Gemäss den Ausführungen unter E. 3.1 vermag eine kurzzeitige Auslandabwesenheit im Zeitpunkt der Zustellung einer Verfügung die Verhinderung an der Einhaltung der Frist nicht im Sinne eines unverschuldeten Versäumnisses zu entschuldigen. Dem Rekurrenten resp. dessen Vertreter wäre es nach Rückkehr aus dem Wochenende an den Werktagen der 30-tägigen Frist ohne weiteres möglich gewesen, seiner Begründungsobliegenheit nachzukommen. Es liegt daher keine Verhinderung an der Einhaltung der Frist aus objektiven Gründen vor. Nach dem Gesagten erfolgt keine Wiedereinsetzung in den vorigen Stand.

4.         Gemäss den Ausführungen ist der Rekurs abzuweisen. Bei diesem Ausgang des Verfahrens trägt der Rekurrent dessen Kosten.

Demgemäss erkennt das Verwaltungsgericht:

://:        Der Rekurs wird abgewiesen.

            Der Rekurrent trägt die ordentlichen Kosten des Rekursverfahrens mit einer Gebühr von CHF 400.– (inkl.

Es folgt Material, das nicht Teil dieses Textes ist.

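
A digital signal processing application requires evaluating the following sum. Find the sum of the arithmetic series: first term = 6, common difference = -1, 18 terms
Last term: a_n = 6+(18-1)·-1 = -11
Sum = n(a_1+a_n)/2 = 18(6+(-11))/2 = -45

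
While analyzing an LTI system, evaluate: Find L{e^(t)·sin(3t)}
First shifting: L{e^(at)f(t)}=F(s-a)
L{sin(3t)}=3/(s² + 9)
Shift: 3/((s-1)² + 9)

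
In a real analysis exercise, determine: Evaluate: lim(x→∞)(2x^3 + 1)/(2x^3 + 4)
Divide numerator and denominator by x^3:
lim (2 + 1/x^3)/(2 + 4/x^3)=1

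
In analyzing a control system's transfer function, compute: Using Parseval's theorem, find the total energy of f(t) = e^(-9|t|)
Parseval's theorem: E=integral |f(t)|^2 dt=(1/2pi) integral |F(omega)|^2 domega
E=integral_{-inf}^{inf} e^(-18|t|) dt=2 * integral_0^inf e^(-18t) dt=2/(2 * 9)=1/9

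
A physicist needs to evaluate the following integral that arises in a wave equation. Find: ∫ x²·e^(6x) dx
Integration by parts twice:
First: u=x², dv=e^(6x) dx => x²e^(6x)/6 - (2/6)∫ xe^(6x) dx
Second (∫ xe^(6x) dx): xe^(6x)/6 - e^(6x)/36
Combining: e^(6x)(x²/6 - 2x/36 + 2/216) + C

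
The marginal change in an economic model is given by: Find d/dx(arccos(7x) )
d/dx[arccos(u)]=-u'/√(1-u²), u=7x, u'=7

Answer: -7/√(1-49x²)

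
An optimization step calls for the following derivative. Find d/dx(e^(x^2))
Chain rule: d/dx[e^u] = e^u · u' where u = x^2
u' = 2x

Answer: 2x·e^(x^2)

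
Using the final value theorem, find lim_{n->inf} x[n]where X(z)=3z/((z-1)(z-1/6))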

Auslagen).

            Mitteilung an:

-       Rekurrent

-       Departement für Wirtschaft, Soziales und Umwelt

-       Regierungsrat

APPELLATIONSGERICHT BASEL-STADT

Die Gerichtsschreiberin

Dr. Salome Stähelin

Rechtsmittelbelehrung

Gegen diesen Entscheid kann unter den Voraussetzungen von Art. 82 ff. des Bundesgerichtsgesetzes [BGG] innert 30 Tagen seit schriftlicher Eröffnung Beschwerde in öffentlich-rechtlichen Angelegenheiten erhoben werden. Die Beschwerdeschrift ist fristgerecht dem Bundesgericht (1000 Lausanne 14) einzureichen. Für die Anforderungen an deren Inhalt wird auf Art. 42 BGG verwiesen. Über die Zulässigkeit des Rechtsmittels entscheidet das Bundesgericht.

Ob an Stelle der Beschwerde in öffentlich-rechtlichen Angelegenheiten ein anderes Rechtsmittel in Frage kommt (z.B. die subsidiäre Verfassungsbeschwerde an das Bundesgericht gemäss Art. 113 BGG), ergibt sich aus den anwendbaren gesetzlichen Bestimmungen. Wird sowohl Beschwerde in öffentlich-rechtlichen Angelegenheiten als auch Verfassungsbeschwerde erhoben, sind beide Rechtsmittel in der gleichen Rechtsschrift einzureichen.